Johan dèr Mouw and Vedanta
In the same year that Dèr Mouw ‘began to look to the East’, the essay ‘Sadhana’ (New York 1913) by the Indian poet and mystic Rabindranath Tagore (1861-1941) was published. He wanted to “bring Western readers into touch with the ancient spirit of India, as revealed in our sacred texts and manifested in the life of today” [p. viii]. Tagore relates the difference between the Eastern and Western world views to the origin of Eastern and Western philosophy.

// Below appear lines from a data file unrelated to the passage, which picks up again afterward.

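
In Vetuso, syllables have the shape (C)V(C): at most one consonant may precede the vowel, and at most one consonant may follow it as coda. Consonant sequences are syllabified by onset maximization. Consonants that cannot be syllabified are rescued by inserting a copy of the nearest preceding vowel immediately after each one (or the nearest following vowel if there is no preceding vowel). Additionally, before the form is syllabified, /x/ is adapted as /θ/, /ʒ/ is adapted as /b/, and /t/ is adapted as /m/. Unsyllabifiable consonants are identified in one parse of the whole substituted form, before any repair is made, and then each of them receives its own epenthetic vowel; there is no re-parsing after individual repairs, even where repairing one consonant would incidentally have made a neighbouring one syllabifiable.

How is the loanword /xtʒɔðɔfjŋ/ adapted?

θɔmɔbɔðɔfjɔŋɔ

Substitution: /x/ → /θ/, /t/ → /m/, /ʒ/ → /b/, giving /θmbɔðɔfjŋ/.
Under (C)V(C), the unsyllabifiable consonants are /θ/, /m/, /j/, /ŋ/ (at most one coda consonant is licensed; onsets are limited to one consonant).
Epenthesis after each stranded consonant: /θ/ → /θɔ/, /m/ → /mɔ/, /j/ → /jɔ/, /ŋ/ → /ŋɔ/.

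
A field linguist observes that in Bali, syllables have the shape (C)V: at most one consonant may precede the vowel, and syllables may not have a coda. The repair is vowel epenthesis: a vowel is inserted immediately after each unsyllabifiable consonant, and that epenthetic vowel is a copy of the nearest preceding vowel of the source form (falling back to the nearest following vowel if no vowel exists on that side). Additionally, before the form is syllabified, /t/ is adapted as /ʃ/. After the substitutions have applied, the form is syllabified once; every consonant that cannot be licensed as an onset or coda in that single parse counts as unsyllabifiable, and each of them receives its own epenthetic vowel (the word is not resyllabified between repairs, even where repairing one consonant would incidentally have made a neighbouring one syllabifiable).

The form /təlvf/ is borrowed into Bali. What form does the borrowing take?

ʃələvəfə

Substitution: /t/ → /ʃ/, giving /ʃəlvf/.
Under (C)V, the unsyllabifiable consonants are /l/, /v/, /f/ (no codas are permitted; onsets are limited to one consonant).
Epenthesis after each stranded consonant: /l/ → /lə/, /v/ → /və/, /f/ → /fə/.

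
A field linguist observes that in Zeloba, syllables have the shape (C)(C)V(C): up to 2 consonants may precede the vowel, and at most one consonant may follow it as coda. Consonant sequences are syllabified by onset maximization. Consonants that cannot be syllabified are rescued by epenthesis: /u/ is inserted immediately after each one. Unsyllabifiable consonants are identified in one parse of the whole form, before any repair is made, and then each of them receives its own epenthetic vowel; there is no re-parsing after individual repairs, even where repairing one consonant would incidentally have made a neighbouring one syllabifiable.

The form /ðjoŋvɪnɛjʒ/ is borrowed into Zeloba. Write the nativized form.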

The civilization of India arose in a land of vast forests, writes Tagore, it was sheltered, nourished and clothed by it.[…] The conditions of forest life could not overcome man’s mind and did not enfeeble the current of his energies, but only gave to it a partcular direction. Having been in constant contact with the living growth of nature, his mind was free from the desire to extend his dominion by erecting boundary walls around his acquisitions. His aim was not to acquire, but to realise , to enlarge his consciousness, by growing with and growing into his surroundings. He felt that truth is all-comprehensive, that there is no such thing as absolute isolation, and that the only way of attaining truth is through the interpenetration of our being into all objects. To realise this great harmony between man’s spirit and the spirit of the world was the endeavour of the forest-dwelling sages of ancient India.
But even in the heyday of its material prosperity, the heart of India ever looked back with adoration upon the early ideal of strenuous self-realization and the dignity of the simple life of the forest hermitage, and drew its best inspiration from the wisdom stored there.
According to Tagore, the civilization of ancient Greece, was nurtured within city walls. The cradle of all modern [Western] civilizations was in fact brick and mortar. These walls leave their mark deep in the minds of men. They set up a principle of “divide and rule” in our mental outlook, wich begets in us a habit of securing all our conquests by fortifying them and separating them from one another. […] It breeds in us a strong suspicion of whatever is beyond the barriers we have built.
In the West the prevalent feeling is that nature belongs exclusively to inanimate things and to beasts and that there is a sudden inaccountable break where human-nature begins. But the Indian mind never has any hesitation in acknowledging its kinship with nature, its unbroken relation with all. The fundamental unity of creation was not simply a philosophical speculation for India; it was her life-object to realize this great harmony in feeling and action.
The man of science knows, in one aspect that the world is not merely what it appears to be to our senses; he knows that earth and water are really the play of forces that manifest themselves to us as earth and water – how we can partially apprehend.
Likewise the man who has his spiritual eyes open knows that the ultimate truth about earth and water lies in our apprehension of the eternal will, which works in time and takes shape in the forces we realise under those aspects. This is not mere knowledge, as science is, but it is a perception of the soul by the soul.
When a man does not realise his kinship with the world, he lives in a prison-house whose walls are alien to him. When he meets the eternal spirit in all objects, then he is emancipated, for then he discovers the fullest significance of the world into which he is born. Then he finds himself in perfect truth and his harmony with the all is established (p.2-8).
We do not know what the spiritual path of Dèr Mouw has been. His choice of ‘Adwaita’ as a poet’s name suggests a certain affinity with the spiritual path of advaita vedanta. In any case, he celebrated his rebirth with an ‘explosion’ of poems, which started in 1913 and would continue until his death in 1919. In his first collection of poetry, ‘Brahman’, he compared his spiritual breakthrough to the pupation of a caterpillar into a butterfly (Part I, p. 9):
“Reluctantly blind to world splendour
Would I like to crawl, caterpillar, through the philosophical jungle:
Through wide suffocating darkness no gust blew,
bore no beauty, crooked, her solar-lance;
Stringy, sometimes fragrant German, always colorful French
filled my longing stomach with fibers.
frightening often, often enticing my gnawing:
Baumgarten, Fichte, Strauss and Rosenkranz.
Then my autumn came storming; and I spun
from endless sallowness of sorrow
me a world-excluding cocoon;
and waited silently. Until I left the pupa.
Now I hover round nature and own song,
Thy swallow-tailed butterfly, O Brahman’s Sun!”
The authoritative Literary critic Menno ter Braak (1902-1940) wrote in 1925 in the essay ‘Dat ben jij’ about the poems of Dèr Mouw: “Brahman gives to man as he conquers: shouting triumph in a desolate plain against the merciful sky” (V.w. vol. 1, p. 243).